Cette représentation caricaturale, alimentée
par les récents événements de Kanesatake,
côtoie pourtant une image d’Épinal encore
bien vivante, si l’on en croit Marie-Andrée Courval,
qui enseigne la géographie au collège Durocher. «Pendant
les séances d’information axées sur la connaissance
de l’autre que nous avions organisées en vue de
notre programme d’échanges avec de jeunes Inuits,
nous avons constaté que nos élèves
avaient une conception très folklorique des autochtones
et qu’ils entretenaient à leur égard des
préjugés plutôt positifs. Ils les voyaient
comme un peuple vivant de la chasse et de la pêche,
très près de la nature.»
En fait, c’est surtout chez les jeunes Inuits qu’elle
a senti une grande méfiance à l’endroit des
Québécois, perçus comme des Blancs
oppresseurs.

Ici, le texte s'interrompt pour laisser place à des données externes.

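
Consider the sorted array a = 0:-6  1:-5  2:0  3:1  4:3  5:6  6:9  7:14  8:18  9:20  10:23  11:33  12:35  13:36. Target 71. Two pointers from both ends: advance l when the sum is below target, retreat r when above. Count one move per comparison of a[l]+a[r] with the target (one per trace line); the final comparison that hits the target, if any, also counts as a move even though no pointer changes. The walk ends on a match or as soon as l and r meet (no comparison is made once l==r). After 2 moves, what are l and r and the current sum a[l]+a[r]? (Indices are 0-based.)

l=2, r=13, sum=36

[0,13] -6+36=30 <71 → l++
[1,13] -5+36=31 <71 → l++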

Ceux qui s’étaient laissé convaincre
de participer à l’échange ont fait preuve
d’un tel désintérêt pour les activités
qu’on avait planifiées à leur intention qu’on
a dû annuler les sorties prévues au Centre
des sciences, au Jardin botanique et au Biodôme! «Vivant
dans une petite communauté isolée de 1000
habitants, ils étaient descendus dans le Sud pour
voir la ville et les grands magasins: il a bien fallu respecter
leurs désirs», a fait valoir l’enseignante.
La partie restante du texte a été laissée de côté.